Po pierwszym dniu rywalizacji w dziesięcioboju na ME w Monachium Paweł Wiesiołek zajmował wysokie, piąte miejsce i miał realną szansę na medal. Wysoka dyspozycja Polaka była pozytywną niespodzianką, bo w ostatnich miesiącach zmagał się z problemami ze zdrowiem.
Niestety, odezwały się one we wtorek. Wiesiołek spisywał się już słabiej i po ośmiu konkurencjach dziesięcioboju spadł na dziewiątą lokatę. Gdy czekaliśmy na jego występ w rzucie oszczepem, brązowy medalista HME z ubiegłego roku ogłosił w mediach społecznościowych, że wycofał się z rywalizacji.

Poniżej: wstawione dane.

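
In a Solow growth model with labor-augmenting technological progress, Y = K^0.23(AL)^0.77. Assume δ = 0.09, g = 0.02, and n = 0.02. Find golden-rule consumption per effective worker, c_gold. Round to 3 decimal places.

n + g + δ = 0.02 + 0.02 + 0.09 = 0.13.
Maximizing c = f(k) − (n+g+δ)·k gives f'(k) = n+g+δ, i.e. 0.23·k^(0.23−1) = 0.13, so k_gold = (0.23/0.13)^(1/0.77) ≈ 2.0980.
y_gold = 2.0980^0.23 ≈ 1.1858.
c_gold = y_gold − (n+g+δ)·k_gold = 1.1858 − 0.13·2.0980 ≈ 0.9131.

c_gold ≈ 0.913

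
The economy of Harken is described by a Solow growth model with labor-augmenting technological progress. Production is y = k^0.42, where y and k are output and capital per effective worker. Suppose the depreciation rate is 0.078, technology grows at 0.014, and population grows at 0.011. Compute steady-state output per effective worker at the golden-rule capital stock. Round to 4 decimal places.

y_gold ≈ 2.7671

Break-even investment rate: n + g + δ = 0.011 + 0.014 + 0.078 = 0.103.
Setting f'(k) = n+g+δ gives 0.42·k^(0.42−1) = 0.103, hence k_gold = (0.42/0.103)^(1/0.58) ≈ 11.2833.
Output: y_gold = k_gold^0.42 = 11.2833^0.42 ≈ 2.7671.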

"Kontuzja w tym sezonie wraca jak bumerang. Walka była do samego końca ale niestety musiałem wycofać się z dalszej rywalizacji:( Nie tak wyobrażałem sobie koniec sezonu. Dzięki za doping i trzymanie kciuków bez was nie było by mnie tutaj!" - napisał na Instagramie Wiesiołek.
Po rzucie oszczepem dziesięcioboistów czeka jeszcze bieg na 1500 m, po którym poznamy mistrza Europy. Początek ostatniej konkurencji o godz. 21:35.